Storing unsafe C derivative of temporary Python reference

Can someone please point me in the right direction?

Bonus question: how do I type an arbitrarily long sequence of those 3-tuples?

Thanks!

回答1:

You are definitely close! There appears to be two issues.

First, we need to change the declaration of obj so that it reads that we are trying to create an array of char* objects, fixed to a size of 3. To do this, you need to put the type, then the variable name, and only then the size of the array. This will give you the desired array of char* on the stack.

Second, when you declare char* a, b, c, only a is a char*, while b and c are just char! This is made clear in cython during the compilation phase, which outputs the following warning for me:

Non-trivial type declarators in shared declaration (e.g. mix of pointers and values). Each pointer declaration should be on its own line.

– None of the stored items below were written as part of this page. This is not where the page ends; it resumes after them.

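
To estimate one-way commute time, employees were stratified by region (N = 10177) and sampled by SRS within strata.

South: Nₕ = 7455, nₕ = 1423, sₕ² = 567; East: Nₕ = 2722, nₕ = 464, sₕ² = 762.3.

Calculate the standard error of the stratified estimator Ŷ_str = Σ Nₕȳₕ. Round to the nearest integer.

Var(Ŷ_str) = Σₕ Nₕ²(1 − fₕ)sₕ²/nₕ.
South: 7455²·(1 − 1423/7455)·567/1423 = 1.7917901 × 10^7.
East: 2722²·(1 − 464/2722)·762.3/464 = 1.0097643 × 10^7.
Sum = 2.8015544 × 10^7.
SE = √(2.8015544 × 10^7) = 5293.

5293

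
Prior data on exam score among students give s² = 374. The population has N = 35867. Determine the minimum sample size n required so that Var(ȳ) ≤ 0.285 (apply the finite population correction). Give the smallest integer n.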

So you should do this instead:

cdef char* obj[3]
cdef char* a
cdef char* b
cdef char* c
a = b'abc'
b = b'1234'
c = b'^&$#%'
obj = [a, b, c]

As a side note, you can minimize typing cdef by doing this for your code:

cdef:
    char* obj[3]
    char* a
    char* b
    char* c
a = b'abc'
b = b'1234'
c = b'^&$#%'
obj = [a, b, c]

Bonus:

Based on your level of experience with C and pointers in general, I think I will just show the more newbie-friendly approach using C++ data structures. C++ has simple built-in data structures like vector, which is the equivalent of a python list. The C alternative would be to have a pointer to a struct, signifying an "array" of triplets. You would then be personally in charge of managing the memory of this using functions like malloc, free, realloc, etc.

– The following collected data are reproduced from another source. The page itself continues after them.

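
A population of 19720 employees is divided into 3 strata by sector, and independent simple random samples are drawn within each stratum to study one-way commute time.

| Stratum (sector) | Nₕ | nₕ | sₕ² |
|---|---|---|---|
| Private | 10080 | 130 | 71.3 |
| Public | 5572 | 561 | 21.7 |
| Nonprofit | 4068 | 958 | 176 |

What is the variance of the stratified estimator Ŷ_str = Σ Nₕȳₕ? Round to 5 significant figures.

Var(Ŷ_str) = Σₕ Nₕ²(1 − fₕ)sₕ²/nₕ.
Private: 10080²·(1 − 130/10080)·71.3/130 = 5.5008498 × 10^7.
Public: 5572²·(1 − 561/5572)·21.7/561 = 1.0800215 × 10^6.
Nonprofit: 4068²·(1 − 958/4068)·176/958 = 2.3242803 × 10^6.
Sum = 5.84128 × 10^7.

5.8413 × 10^7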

Here is something to get you started; I strongly suggest you follow some online C or C++ tutorials on your own and adapt them to cython, which should be fairly trivial after some practice. I am showing both a test.pyx file as well as the setup.py file that shows how you can compile this with c++ support.

test.pyx

from libcpp.vector cimport vector

"""
While it can be discouraged to mix raw char* C "strings" wth C++ data types, 
the code here is pretty simple.
Fixed arrays cannot be used directly for vector type, so we use a struct.
Ideally, you would use an std::array of std::string, but std::array does not 
exist in cython's libcpp. It should be easy to add support for this with an
extern statement though (out of the scope of this mini-tutorial).
"""
ctypedef struct triplet:
    char* data[3]

cdef:
    vector[triplet] obj
    triplet abc
    triplet xyz

abc.data = ["abc", "1234", "^&$#%"]
xyz.data = ["xyz", "5678", "%#$&^"]
obj.push_back(abc)#pretty much like python's list.append
obj.push_back(xyz)

"""
Loops through the vector.
Cython can automagically print structs so long as their members can be 
converted trivially to python types.
"""
for o in obj:
    print(o)

setup.py

from distutils.core import setup
from Cython.Build import cythonize
from distutils.core import Extension

def create_extension(ext_name):
    global language, libs, args, link_args
    path_parts = ext_name.split(".")
    path = "./{0}.pyx".format("/".join(path_parts))
    ext = Extension(ext_name, sources=[path], libraries=libs, language=language,
            extra_compile_args=args, extra_link_args=link_args)
    return ext

if __name__ == "__main__":
    libs = []#no external c libraries in this case
    language = "c++"#chooses c++ rather than c since STL is used
    args = ["-w", "-O3", "-ffast-math", "-march=native", "-fopenmp"]#assumes gcc is the compiler
    link_args = ["-fopenmp"]#none here, could use -fopenmp for parallel code
    annotate = True#autogenerates .html files per .pyx
    directives = {#saves typing @cython decorators and applies them globally
        "boundscheck": False,
        "wraparound": False,
        "initializedcheck": False,
        "cdivision": True,
        "nonecheck": False,
    }

    ext_names = [
        "test",
    ]

    extensions = [create_extension(ext_name) for ext_name in ext_names]
    setup(ext_modules = cythonize(
            extensions, 
            annotate=annotate, 
            compiler_directives=directives,
        )
    )